İstifa eden Azınlık Hükümeti’nin onayladığı ve Resmi Gazeteye yansıyan bazı ‘istisnai yurttaşlıklar’ kamuoyunda tepki toplarken, yurttaşlığa ilişkin son verilerin paylaşıldığı Ağustos ayından bu yana toplamda kaç kişiye KKTC yurttaşlığı verildiği de ‘sır’ gibi saklanıyor…

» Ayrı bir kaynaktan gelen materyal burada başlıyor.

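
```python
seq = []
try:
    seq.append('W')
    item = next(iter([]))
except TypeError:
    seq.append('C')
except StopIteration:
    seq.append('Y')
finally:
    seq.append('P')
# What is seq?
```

Step-by-step execution trace:
1. try: `seq.append('W')` → seq = ['W'].
2. `item = next(iter([]))` raises StopIteration.
3. `except TypeError` does not match StopIteration; skipped.
4. `except StopIteration` matches → `seq.append('Y')` → seq = ['W', 'Y'].
5. finally always runs: `seq.append('P')` → seq = ['W', 'Y', 'P'].
Result: ['W', 'Y', 'P']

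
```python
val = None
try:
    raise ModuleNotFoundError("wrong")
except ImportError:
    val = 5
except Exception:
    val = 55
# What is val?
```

Step-by-step execution trace:
1. `raise ModuleNotFoundError(...)` raises ModuleNotFoundError.
2. `except ImportError` matches (ModuleNotFoundError is a subclass of ImportError) → val = 5.
3. `except Exception` is not reached.
Result: 5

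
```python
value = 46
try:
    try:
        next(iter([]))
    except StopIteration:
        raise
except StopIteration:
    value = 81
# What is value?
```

Step-by-step execution trace:
1. Inner try: `next(iter([]))` raises StopIteration.
2. Inner `except StopIteration` matches; bare `raise` re-raises the same StopIteration.
3. Outer `except StopIteration` matches → value = 81.
Result: 81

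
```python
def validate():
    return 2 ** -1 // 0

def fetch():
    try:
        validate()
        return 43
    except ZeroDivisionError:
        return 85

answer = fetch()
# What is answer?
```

Step-by-step execution trace:
1. `fetch()` calls `validate()`.
2. `validate()` evaluates `2 ** -1 // 0`, which raises ZeroDivisionError; it propagates to the caller.
3. `return 43` is not reached.
4. `except ZeroDivisionError` in fetch matches → returns 85.
5. answer = 85.
Result: 85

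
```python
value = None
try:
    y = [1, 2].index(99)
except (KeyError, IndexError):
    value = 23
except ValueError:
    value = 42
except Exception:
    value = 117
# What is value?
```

Step-by-step execution trace:
1. `y = [1, 2].index(99)` raises ValueError.
2. `except (KeyError, IndexError)` does not match ValueError; skipped.
3. `except ValueError` matches (exact type match) → value = 42.
4. `except Exception` is not reached.
Result: 42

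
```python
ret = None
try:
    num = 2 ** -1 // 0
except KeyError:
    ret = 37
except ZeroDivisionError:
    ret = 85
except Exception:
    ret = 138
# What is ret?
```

Step-by-step execution trace:
1. `num = 2 ** -1 // 0` raises ZeroDivisionError.
2. `except KeyError` does not match ZeroDivisionError; skipped.
3. `except ZeroDivisionError` matches → ret = 85.
4. Remaining except clauses are skipped.
Result: 85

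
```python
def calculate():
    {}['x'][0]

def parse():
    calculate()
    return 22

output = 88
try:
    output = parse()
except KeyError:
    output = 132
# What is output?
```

Step-by-step execution trace:
1. output starts at 88.
2. try: `parse()` calls `calculate()`.
3. `calculate()` evaluates `{}['x'][0]`, which raises KeyError; it propagates through parse (uncaught).
4. `return 22` in parse is not reached; the assignment to output does not complete.
5. `except KeyError` matches → output = 132.
Result: 132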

Siyasiler “konuyla ilgili detay” talep ederken, Yüksek Yönetim Denetçisi (Ombudsman) Emine Dizdarlı da yurttaşlık alan herkesin aynı kefeye konmaması gerektiğinin altını çiziyor, “Herkes haksız olarak vatandaşlık alıyor diye düşünmek de çok yanlış ama bazı kararları görünce de çok üzülüyoruz” diye konuşuyor.
Ombudsman Emine Dizdarlı: “Bazen basında belirli isimler dolaşıyor ama bunlar belli ki vatandaşlık alması gereken kişiler değildir. Usulüne uygun vatandaşlıklar verilmeli. Yılarca burada yaşayan, ülkesini benimseyen ve burada hayatını sürdürecek olan birçok insan var.”

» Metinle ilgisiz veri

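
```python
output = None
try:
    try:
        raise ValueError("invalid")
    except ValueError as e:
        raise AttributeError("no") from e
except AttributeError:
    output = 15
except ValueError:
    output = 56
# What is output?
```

Step-by-step execution trace:
1. Inner try raises ValueError; inner `except ValueError as e` catches it.
2. `raise AttributeError(...) from e` raises AttributeError (ValueError is attached as __cause__, but only AttributeError is active).
3. Outer `except AttributeError` matches → output = 15.
4. `except ValueError` is not reached.
Result: 15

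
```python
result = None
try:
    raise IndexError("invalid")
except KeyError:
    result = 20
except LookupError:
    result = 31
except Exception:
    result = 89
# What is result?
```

Step-by-step execution trace:
1. `raise IndexError(...)` raises IndexError.
2. `except KeyError` does not match (IndexError is not a subclass of KeyError); skipped.
3. `except LookupError` matches (IndexError is a subclass of LookupError) → result = 31.
4. `except Exception` is not reached.
Result: 31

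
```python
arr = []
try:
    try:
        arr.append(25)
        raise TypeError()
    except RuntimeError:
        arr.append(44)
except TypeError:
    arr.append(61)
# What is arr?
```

Step-by-step execution trace:
1. Inner try: `arr.append(25)` → arr = [25].
2. `raise TypeError()` raises TypeError.
3. Inner `except RuntimeError` does not match TypeError; exception propagates to outer try.
4. Outer `except TypeError` matches → `arr.append(61)` → arr = [25, 61].
Result: [25, 61]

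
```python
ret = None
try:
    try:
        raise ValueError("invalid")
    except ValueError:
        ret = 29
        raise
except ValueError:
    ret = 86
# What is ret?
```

Step-by-step execution trace:
1. Inner try: `raise ValueError("invalid")` raises ValueError.
2. Inner `except ValueError` matches → ret = 29.
3. bare `raise` re-raises the same ValueError.
4. Outer `except ValueError` matches → ret = 86.
Result: 86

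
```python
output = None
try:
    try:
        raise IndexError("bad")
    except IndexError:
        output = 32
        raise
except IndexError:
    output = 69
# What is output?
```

Step-by-step execution trace:
1. Inner try: `raise IndexError("bad")` raises IndexError.
2. Inner `except IndexError` matches → output = 32.
3. bare `raise` re-raises the same IndexError.
4. Outer `except IndexError` matches → output = 69.
Result: 69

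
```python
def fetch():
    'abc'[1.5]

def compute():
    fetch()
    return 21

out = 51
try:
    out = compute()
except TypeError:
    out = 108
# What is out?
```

Step-by-step execution trace:
1. out starts at 51.
2. try: `compute()` calls `fetch()`.
3. `fetch()` evaluates `'abc'[1.5]`, which raises TypeError; it propagates through compute (uncaught).
4. `return 21` in compute is not reached; the assignment to out does not complete.
5. `except TypeError` matches → out = 108.
Result: 108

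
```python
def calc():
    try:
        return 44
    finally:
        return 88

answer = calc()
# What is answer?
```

Step-by-step execution trace:
1. `calc()` enters try: `return 44` sets pending return value 44.
2. Before returning, `finally: return 88` runs and overrides the pending return.
3. calc() returns 88 → answer = 88.
Result: 88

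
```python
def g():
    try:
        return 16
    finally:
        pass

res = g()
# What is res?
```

Step-by-step execution trace:
1. `g()` enters try: `return 16` sets pending return value 16.
2. Before returning, `finally: pass` runs (no effect).
3. g() returns 16 → res = 16.
Result: 16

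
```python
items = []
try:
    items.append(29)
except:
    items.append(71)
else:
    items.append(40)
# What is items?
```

Step-by-step execution trace:
1. try: `items.append(29)` → items = [29]. No exception raised.
2. `except` is skipped.
3. `else` runs (try completed without exception): `items.append(40)` → items = [29, 40].
Result: [29, 40]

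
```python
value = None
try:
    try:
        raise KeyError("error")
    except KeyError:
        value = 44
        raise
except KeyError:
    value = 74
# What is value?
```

Step-by-step execution trace:
1. Inner try: `raise KeyError("error")` raises KeyError.
2. Inner `except KeyError` matches → value = 44.
3. bare `raise` re-raises the same KeyError.
4. Outer `except KeyError` matches → value = 74.
Result: 74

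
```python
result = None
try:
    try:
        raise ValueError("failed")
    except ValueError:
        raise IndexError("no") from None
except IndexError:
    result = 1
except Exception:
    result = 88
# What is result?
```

Step-by-step execution trace:
1. Inner try raises ValueError; inner `except ValueError` catches it.
2. `raise IndexError(...) from None` raises IndexError (from None suppresses __context__, but the active exception is still IndexError).
3. Outer `except IndexError` matches → result = 1.
4. `except Exception` is not reached.
Result: 1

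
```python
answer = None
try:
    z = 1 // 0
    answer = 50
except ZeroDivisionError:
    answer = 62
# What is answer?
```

Step-by-step execution trace:
1. `z = 1 // 0` raises ZeroDivisionError.
2. `answer = 50` is not reached.
3. `except ZeroDivisionError` matches → answer = 62.
Result: 62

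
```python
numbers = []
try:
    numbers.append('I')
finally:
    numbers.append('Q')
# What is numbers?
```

Step-by-step execution trace:
1. try: `numbers.append('I')` → numbers = ['I'].
2. The try body completes without raising.
3. finally always runs: `numbers.append('Q')` → numbers = ['I', 'Q'].
Result: ['I', 'Q']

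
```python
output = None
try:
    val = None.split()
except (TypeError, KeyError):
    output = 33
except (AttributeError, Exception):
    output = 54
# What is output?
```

Step-by-step execution trace:
1. `val = None.split()` raises AttributeError.
2. `except (TypeError, KeyError)` does not match AttributeError; skipped.
3. `except (AttributeError, Exception)` matches (AttributeError is in the tuple) → output = 54.
Result: 54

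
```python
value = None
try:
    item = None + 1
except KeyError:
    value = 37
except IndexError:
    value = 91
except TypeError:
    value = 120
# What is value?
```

Step-by-step execution trace:
1. `item = None + 1` raises TypeError.
2. `except KeyError` does not match TypeError; skipped.
3. `except IndexError` does not match TypeError; skipped.
4. `except TypeError` matches → value = 120.
Result: 120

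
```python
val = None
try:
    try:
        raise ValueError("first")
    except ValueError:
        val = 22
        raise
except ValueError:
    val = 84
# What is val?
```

Step-by-step execution trace:
1. Inner try: `raise ValueError("first")` raises ValueError.
2. Inner `except ValueError` matches → val = 22.
3. bare `raise` re-raises the same ValueError.
4. Outer `except ValueError` matches → val = 84.
Result: 84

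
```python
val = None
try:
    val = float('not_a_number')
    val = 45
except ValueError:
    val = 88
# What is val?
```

Step-by-step execution trace:
1. `val = float('not_a_number')` raises ValueError.
2. `val = 45` is not reached.
3. `except ValueError` matches → val = 88.
Result: 88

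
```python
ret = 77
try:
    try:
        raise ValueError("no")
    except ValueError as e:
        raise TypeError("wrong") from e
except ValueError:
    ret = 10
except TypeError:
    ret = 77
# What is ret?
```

Step-by-step execution trace:
1. Inner try raises ValueError; inner `except ValueError as e` catches it.
2. `raise TypeError(...) from e` raises TypeError (ValueError is attached as __cause__, but only TypeError is active).
3. Outer `except ValueError` does not match TypeError; skipped.
4. Outer `except TypeError` matches → ret = 77.
Result: 77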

Eski İçişleri Bakanları soruyor:
“Kaç kişiye vatandaşlık verildi? Neden? Bu kişiler kimler?”
CTP Milletvekili, Eski İçişleri Bakanlarından Asım Akansoy: “Bu kişiler kimdir? Neden vatandaşlık verilmektedir? Kimin, kimlerin telkini ile vatandaş yapılmaktadır? Telkin yoksa bu kişilerin herkesin önüne geçen ayrıcalığı nedir? Gerek yeni bir Yurttaşlık yasası gerekse Daimi İkametgah Belgesi yasası konusu önceliğimizdir”
HP Milletvekili, Eski İşçileri Bakanlarından Ayşegül Baybars: “Hem istisnai olanlar hem de bakanlıktan yapılan vatandaşların, bazılarının keyfi ve partizanca, bazılarının ise gayri yasal olarak verildiğini görüyoruz. İçinde sabıkası olan bazı kişilerin de bulunduğu beş bin kişinin yurttaş yapıldığını duydum. Bu çok üzücü. Tüm bunlar yasal mı?”
Fehime ALASYA
İstifa eden UBP-DP-YDP Azınlık Hükümeti’nin verdiği ‘istisnai yurttaşlıklar’ kamuoyunda tepkileri artırdı, ‘ne kadar yurttaşlık verildi’ sorularını gündeme taşıdı.
Yüksek Yönetim Denetçisi (Ombudsman) Emine Dizdarlı, vatandaşlık alan herkesin aynı kefeye konmaması gerektiğinin altını çizerken “haksız yurttaşlıkları” eleştirdi, “Herkes haksız olarak vatandaşlık alıyor diye düşünmek de çok yanlış ama bazı kararları görünce de çok üzülüyoruz” dedi.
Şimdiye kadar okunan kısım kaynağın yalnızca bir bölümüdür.